The Hamilton Spectator

GDP growth slowed in February

Economists say the Statistics Canada data raises the chances interest rate will be cut in June

- JOSH RUBIN

Canada’s economy grew more slowly than expected in February, and early signs are that growth ground to a halt in March, something economists say could push the Bank of Canada to cut interest rates at its next meeting in June.

Canada’s gross domestic product grew by 0.2 per cent in February compared with the previous month, Statistics Canada revealed Tuesday morning; a consensus of economists surveyed by Bloomberg had expected 0.3 per cent growth.

Preliminar­y estimates also show the economy didn’t grow at all in March, and Statistics Canada also revised January’s growth down slightly to 0.5 per cent from 0.6 per cent.

Statistics Canada also released a preliminar­y estimate that Canada’s economy grew by 0.6 per cent in the first quarter, which would translate into an annualized growth rate of roughly 2.5 per cent.

In a research note after the Statistics Canada release, CIBC economist Andrew Grantham said the data is painting a picture of a sluggish economy, which should push the Bank of Canada to start cutting interest rates soon.

“If growth remains sluggish at the start of Q2 as we expect, and inflation doesn’t heat up again in April, the Bank of Canada should start gradually reducing interest rates at the June meeting,” Grantham wrote.

For BMO macroecono­mic strategist Benjamin Reitzes, the data is a case of déjà vu.

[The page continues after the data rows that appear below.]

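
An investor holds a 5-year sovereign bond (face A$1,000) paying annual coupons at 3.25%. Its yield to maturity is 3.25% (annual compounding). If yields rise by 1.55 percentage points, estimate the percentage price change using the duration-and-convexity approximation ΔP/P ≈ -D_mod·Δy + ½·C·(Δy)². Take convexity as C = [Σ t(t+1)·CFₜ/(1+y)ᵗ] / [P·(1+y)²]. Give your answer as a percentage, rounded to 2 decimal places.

With y = 0.0325:
  t   CF        PV=CF/(1+0.0325)^t    t·PV        t(t+1)·PV
  1        32.50        31.4770        31.4770          62.9540
  2        32.50        30.4862        60.9724         182.9172
  3        32.50        29.5266        88.5797         354.3190
  4        32.50        28.5972       114.3887         571.9435
  5     1,032.50       879.9130     4,399.5652      26,397.3915
  Σ                  1,000.0000     4,694.9831      27,569.5251
P = 1,000.0000; D_Mac = 4.69498 yrs; D_mod = 4.54720 yrs; C = 25.86123.
Duration effect: -4.54720 × (+0.0155) = -0.070482
Convexity effect: 0.5 × 25.86123 × (0.0155)² = +0.0031066
ΔP/P ≈ -0.070482 + 0.0031066 = -0.067375 = -6.7375%.

-6.74%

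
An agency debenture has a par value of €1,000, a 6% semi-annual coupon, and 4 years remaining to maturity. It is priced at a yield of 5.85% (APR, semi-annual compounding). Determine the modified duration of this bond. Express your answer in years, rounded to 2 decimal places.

3.51 years

Periodic yield y = 0.02925. First find Macaulay duration:
  t   CF        PV=CF/(1+0.02925)^t    t·PV
  1        30.00        29.1474        29.1474
  2        30.00        28.3191        56.6382
  3        30.00        27.5143        82.5429
  4        30.00        26.7324       106.9296
  5        30.00        25.9727       129.8634
  6        30.00        25.2346       151.4075
  7        30.00        24.5174       171.6221
  8     1,030.00       817.8435     6,542.7482
  Σ                  1,005.2815     7,270.8993
P = 1,005.2815; Macaulay duration = 7,270.8993 / 1,005.2815 = 7.23270 half-year periods = 3.61635 years.
Modified duration = D_Mac / (1 + y) = 3.61635 / 1.02925 = 3.51358 years.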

“The start of 2024 looks eerily similar to 2023, when the economy started the year with a bang, only to stall after Q1,” Reitzes wrote in a research note. “While Q1 looks like it was decent overall, the loss of momentum as the quarter progressed is the bigger takeaway from this report. That puts additional pressure on the BoC to begin cutting as soon as June.”

RBC economist Claire Fan agreed. “Today’s GDP report confirmed our expectatio­ns that the January surge in output was temporary, and in no way marked an inflection point for the growth backdrop in Canada that remains very weak,” Fan wrote. “That together with an increasing­ly soft labour market … and substantia­lly slower inflation pressures are consistent with the Bank of Canada to start easing the monetary tap on the economy soon.”

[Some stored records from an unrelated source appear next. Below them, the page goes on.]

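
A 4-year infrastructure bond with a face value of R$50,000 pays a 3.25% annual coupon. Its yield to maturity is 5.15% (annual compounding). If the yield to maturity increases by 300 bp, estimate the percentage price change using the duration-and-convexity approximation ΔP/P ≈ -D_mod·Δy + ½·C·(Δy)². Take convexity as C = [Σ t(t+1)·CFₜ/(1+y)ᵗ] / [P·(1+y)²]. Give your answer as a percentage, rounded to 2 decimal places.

With y = 0.0515:
  t   CF        PV=CF/(1+0.0515)^t    t·PV        t(t+1)·PV
  1     1,625.00     1,545.4113     1,545.4113       3,090.8226
  2     1,625.00     1,469.7207     2,939.4414       8,818.3242
  3     1,625.00     1,397.7372     4,193.2117      16,772.8468
  4    51,625.00    42,230.1823   168,920.7293     844,603.6467
  Σ                 46,643.0516   177,598.7938     873,285.6404
P = 46,643.0516; D_Mac = 3.80762 yrs; D_mod = 3.62113 yrs; C = 16.93366.
Duration effect: -3.62113 × (+0.03) = -0.108634
Convexity effect: 0.5 × 16.93366 × (0.03)² = +0.0076201
ΔP/P ≈ -0.108634 + 0.0076201 = -0.101014 = -10.1014%.

-10.10%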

Matthieu Arsenault, an economist at National Bank, argued that the true picture is even gloomier, because Canada’s rapidly rising population should have led to faster GDP growth. Instead, GDP per capita has now dropped by a full three per cent since its peak in September 2022, Arsenault said.

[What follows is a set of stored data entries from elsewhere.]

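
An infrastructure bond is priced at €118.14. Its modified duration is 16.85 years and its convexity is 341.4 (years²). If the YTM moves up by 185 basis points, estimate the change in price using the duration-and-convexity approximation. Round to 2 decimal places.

Duration effect: -D_mod·Δy = -16.85 × (+0.0185) = -0.311725
Convexity effect: ½·C·(Δy)² = 0.5 × 341.4 × (0.0185)² = +0.058422075
ΔP/P ≈ -0.311725 + 0.058422075 = -0.253302925
ΔP ≈ 118.14 × (-0.253302925) = -29.9252075595.

-€29.93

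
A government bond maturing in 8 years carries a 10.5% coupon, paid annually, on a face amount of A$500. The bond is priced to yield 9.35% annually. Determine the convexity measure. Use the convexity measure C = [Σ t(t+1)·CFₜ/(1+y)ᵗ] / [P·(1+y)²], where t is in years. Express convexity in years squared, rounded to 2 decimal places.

With y = 0.0935:
  t   CF        PV=CF/(1+0.0935)^t    t·PV        t(t+1)·PV
  1        52.50        48.0110        48.0110          96.0219
  2        52.50        43.9058        87.8116         263.4347
  3        52.50        40.1516       120.4548         481.8193
  4        52.50        36.7184       146.8737         734.3687
  5        52.50        33.5788       167.8941       1,007.3645
  6        52.50        30.7076       184.2459       1,289.7213
  7        52.50        28.0820       196.5739       1,572.5911
  8       552.50       270.2601     2,162.0811      19,458.7295
  Σ                    531.4154     3,113.9460      24,904.0509
P = 531.4154.
Convexity = Σ t(t+1)·PV / [P·(1+y)²] = 24,904.0509 / (531.4154 × 1.195742) = 39.19208.

39.19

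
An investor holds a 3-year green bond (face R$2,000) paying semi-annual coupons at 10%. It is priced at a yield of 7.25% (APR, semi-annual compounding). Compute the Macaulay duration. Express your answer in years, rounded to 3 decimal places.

2.678 years

Periodic yield y = 0.03625. Discount each cash flow and weight by its period:
  t   CF        PV=CF/(1+0.03625)^t    t·PV
  1       100.00        96.5018        96.5018
  2       100.00        93.1260       186.2520
  3       100.00        89.8683       269.6048
  4       100.00        86.7245       346.8980
  5       100.00        83.6907       418.4536
  6     2,100.00     1,696.0242    10,176.1449
  Σ                  2,145.9354    11,493.8551
Price P = Σ PV = 2,145.9354.
Macaulay duration = Σ(t·PV) / P = 11,493.8551 / 2,145.9354 = 5.35610 half-year periods.
In years: 5.35610 / 2 = 2.67805 years.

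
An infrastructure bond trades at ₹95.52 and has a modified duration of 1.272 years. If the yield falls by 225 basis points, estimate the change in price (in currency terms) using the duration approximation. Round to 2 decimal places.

Duration approximation: ΔP/P ≈ -D_mod · Δy = -1.272 × (-0.0225) = +0.028620.
ΔP ≈ 95.52 × (+0.028620) = +2.7337824.

+₹2.73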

“A decline of this magnitude has never been recorded outside of a recession,” said Arsenault.

Without interest rate cuts soon, the Bank of Canada risks damaging the economy even further, Arsenault said.

In its April Monetary Policy Report, the bank predicted that the Canadian economy would grow at an annualized rate of roughly 2.8 per cent in the first quarter, and two per cent in the first half of this year

The central bank raised interest rates 10 times between March 2022 and last summer, as it attempts to bring inflation down to its two per cent target.

The theory is that by making it more expensive to borrow money, consumers and businesses will spend less, driving down prices and slowing the economy.